Friendship is comprised of many other components. In life, generally, I’ve had extreme experiences of friendship, some really outstandingly good, some unbelievably bad. I’ve moved so many times that I’ve learned that very few relationships are about more than what is readily available. I guess what Vito Corleone was saying at the beginning of the film I agree with – matey hasn’t come to him for friendship so why does he think he can come to him for justice? But I also have concerns about defining friendship so simplistically. He seems to be saying that friendship is sharing. From my own experiences, sometimes I’ll bump into people and they’ll say “I haven’t been in touch with you for six months” and apologise (beg forgiveness). This is always weird for me because I have moved around a lot and with this a perception of time changes. Six months, three years, a decade – it’s nothing. What is special is that the bond is still there without any scrap of resentment, without any fear of resentment. That’s friendship, for me. It’s more than just sharing in such simplistic terms. But is this enough to keep other people interested?

Also, what is rude about the request for help is a principle that I try to live by, much to the aggreivance of some who say “why are you afraid to ask for help when you need it?” The plain truth is that when I have problems, I try to keep them away from other people, in the same way that I do when I have a contagious cold because I care about people and believe in myself. So if I need something with alacrity (a job, a house, a confidante, a friend) then I try to confine myself to myself.

It didn’t used to be like that but when I needed my friends to support me this one time, they all vanished behind polite smiles, and – to cut a long story short – because I didn’t listen to gossip and tried to help someone genuinely in need. That incident changed my view of friendship. It make me see how superficial a lot of people are (I’m probably a really bad friend). That incident made it difficult to make new friends and believe in what most people think of as friendship. As a consequence, self-reliance became more important than dependence. Still, what Vito Corleone is talking about at the beginning of the film about sharing time together is interesting, especially in light of “will you add me?” rather than “can I add you?” In other words ‘will you show me you are my friend?’ rather than ‘can I be your friend?’: a contemporary situation where the dynamic is similar, where the show of friendship is the special quality. Don Corleone suggests that showing respect, sharing each other’s company, is the purpose to a friend. And that is a wise expectation of friendship, particularly when situated next to emnity.
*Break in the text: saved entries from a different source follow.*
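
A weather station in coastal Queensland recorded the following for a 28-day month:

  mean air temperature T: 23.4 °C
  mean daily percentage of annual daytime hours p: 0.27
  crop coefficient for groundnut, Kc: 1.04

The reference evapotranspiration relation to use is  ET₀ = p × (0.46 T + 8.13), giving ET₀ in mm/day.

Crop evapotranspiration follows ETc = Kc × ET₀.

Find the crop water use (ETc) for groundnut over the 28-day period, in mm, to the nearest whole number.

149 mm

ET₀ = 0.27 × (0.46 × 23.4 + 8.13) = 0.27 × 18.894 = 5.1014 mm/d
ETc = Kc × ET₀ = 1.04 × 5.1014 = 5.3055 mm/d
Over 28 days: 5.3055 × 28 = 148.554 mm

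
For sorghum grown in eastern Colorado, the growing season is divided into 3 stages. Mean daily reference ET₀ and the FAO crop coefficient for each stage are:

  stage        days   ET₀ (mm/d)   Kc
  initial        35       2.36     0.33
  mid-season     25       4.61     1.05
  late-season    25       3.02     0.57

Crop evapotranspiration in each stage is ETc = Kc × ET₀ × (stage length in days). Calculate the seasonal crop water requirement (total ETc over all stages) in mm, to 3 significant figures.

191 mm

initial: 0.33 × 2.36 × 35 = 27.26 mm
mid-season: 1.05 × 4.61 × 25 = 121.01 mm
late-season: 0.57 × 3.02 × 25 = 43.04 mm
Seasonal total = 191.31 mm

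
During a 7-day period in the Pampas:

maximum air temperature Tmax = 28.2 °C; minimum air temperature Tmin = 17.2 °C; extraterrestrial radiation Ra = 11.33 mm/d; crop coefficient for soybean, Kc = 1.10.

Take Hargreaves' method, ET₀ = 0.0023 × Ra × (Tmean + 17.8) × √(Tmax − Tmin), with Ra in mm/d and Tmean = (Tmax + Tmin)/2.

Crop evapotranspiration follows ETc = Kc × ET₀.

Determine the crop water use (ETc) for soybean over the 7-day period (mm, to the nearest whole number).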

While we’re on the subject, the ‘I haven’t heard from you for a long time’ indignance that supposes a kind of contempt is utterly absurd, particularly from my perspective when I have so many friends and so little time to contact everyone. When you are thinking in terms of a much greater area geographically then there is naturally the demand of the more compact zone to feel included within that. On a practical level ‘out of sight, out of mind’ and responsibility is passed.
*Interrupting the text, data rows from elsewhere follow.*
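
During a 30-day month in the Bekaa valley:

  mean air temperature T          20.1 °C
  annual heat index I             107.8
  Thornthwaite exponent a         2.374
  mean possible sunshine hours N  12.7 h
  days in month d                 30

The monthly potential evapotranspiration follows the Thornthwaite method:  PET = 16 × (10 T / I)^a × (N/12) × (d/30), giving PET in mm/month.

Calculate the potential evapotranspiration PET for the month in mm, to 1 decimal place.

74.3 mm

10T/I = 10 × 20.1 / 107.8 = 1.8646
(10T/I)^a = 1.8646^2.374 = 4.3890
Uncorrected PET = 16 × 4.3890 = 70.224 mm
Correction = (N/12)(d/30) = (12.7/12)(30/30) = 1.0583
PET = 70.224 × 1.0583 = 74.318 mm/month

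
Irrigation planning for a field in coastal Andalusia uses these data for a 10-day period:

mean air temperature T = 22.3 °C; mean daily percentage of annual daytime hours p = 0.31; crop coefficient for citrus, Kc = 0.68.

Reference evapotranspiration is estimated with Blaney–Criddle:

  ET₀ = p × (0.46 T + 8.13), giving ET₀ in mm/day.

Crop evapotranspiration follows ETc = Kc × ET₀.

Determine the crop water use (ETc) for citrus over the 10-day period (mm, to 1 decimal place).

38.8 mm

ET₀ = 0.31 × (0.46 × 22.3 + 8.13) = 0.31 × 18.388 = 5.7003 mm/d
ETc = Kc × ET₀ = 0.68 × 5.7003 = 3.8762 mm/d
Over 10 days: 3.8762 × 10 = 38.762 mm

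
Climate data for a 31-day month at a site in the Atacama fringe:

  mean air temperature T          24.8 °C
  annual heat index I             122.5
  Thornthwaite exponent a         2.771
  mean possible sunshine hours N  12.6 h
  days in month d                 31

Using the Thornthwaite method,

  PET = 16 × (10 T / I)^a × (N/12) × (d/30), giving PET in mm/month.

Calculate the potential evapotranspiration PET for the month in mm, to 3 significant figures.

10T/I = 10 × 24.8 / 122.5 = 2.0245
(10T/I)^a = 2.0245^2.771 = 7.0600
Uncorrected PET = 16 × 7.0600 = 112.960 mm
Correction = (N/12)(d/30) = (12.6/12)(31/30) = 1.0850
PET = 112.960 × 1.0850 = 122.562 mm/month

123 mm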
Respect. I sometimes hear people speaking about how so-and-so has lost respect. But they still speak to them like they normally would. Surely interacting with the disrespected is odd as it leads to a circuit of disrespect? This led to the conclusion that respect is similar to value but not interchangeabe. If so-and-so has lost their value, then it isn’t necessary to lose respect. Better to respect all people at all times. Does Michael respect Connie when he murders her husband? Yes, he offers his compassion and understand her situation. Does he value Connie and her child amply, as they would like to be valued? No, he does not; the value he does have for them does not prevent his actions. Does he love her? That’s for Connie to decide.

Honour and integrity are intregral to civilised society. They form the core to morality and therefore interaction. We all each have differing morals, what is acceptable to some is unacceptable to others, religion shouldn’t matter on Earth because of the deeper truths and principles superceding all religion but in practice it defines an individual’s personal integrity. If you are raised so that you believe you can not make right a mistake you have made, then you will have a completely different set of values and use your integrity in a different way to defend your honour than if you have the inbuilt belief that it is possible to influence retribution.
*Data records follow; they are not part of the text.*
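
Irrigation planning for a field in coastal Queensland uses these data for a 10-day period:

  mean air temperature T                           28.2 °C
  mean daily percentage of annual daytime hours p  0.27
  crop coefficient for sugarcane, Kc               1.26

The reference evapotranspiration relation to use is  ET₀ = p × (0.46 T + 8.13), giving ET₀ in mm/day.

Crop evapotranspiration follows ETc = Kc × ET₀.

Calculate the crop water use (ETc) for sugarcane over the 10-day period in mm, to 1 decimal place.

71.8 mm

ET₀ = 0.27 × (0.46 × 28.2 + 8.13) = 0.27 × 21.102 = 5.6975 mm/d
ETc = Kc × ET₀ = 1.26 × 5.6975 = 7.1789 mm/d
Over 10 days: 7.1789 × 10 = 71.789 mm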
Michael is forced to kill the husband of his sister to keep his integrity. He needs to be seen to have a certain standard and not deviate from it. In The Godfather, generally mistakes are ok as long as they are acknowledged, and as long as their resolution is beneficial for integrity. This is a positive safety net for personal growth. There is the fear of dishonour through loss of integrity rather than a fear caused by dishonour. Integrity is under a person’s control whereas dishonour is not. In The Godfather, believing that the outcome of one’s actions can be determined by striving to correct one’s mistakes is very different to the stark contrast of a purity of action, which many of us deceive ourselves is our own standard.

Writing this review has showed me how important enjoyment, consistency, listening, being self-effacing, being self-reliant and encouraging dependency are if you want to be captivating and therefore become trusted with rewards of loyalty. I wasn’t expecting a gangster film to be full of the kind of qualities I wanted to explore in this review but The Godfather is full of quality.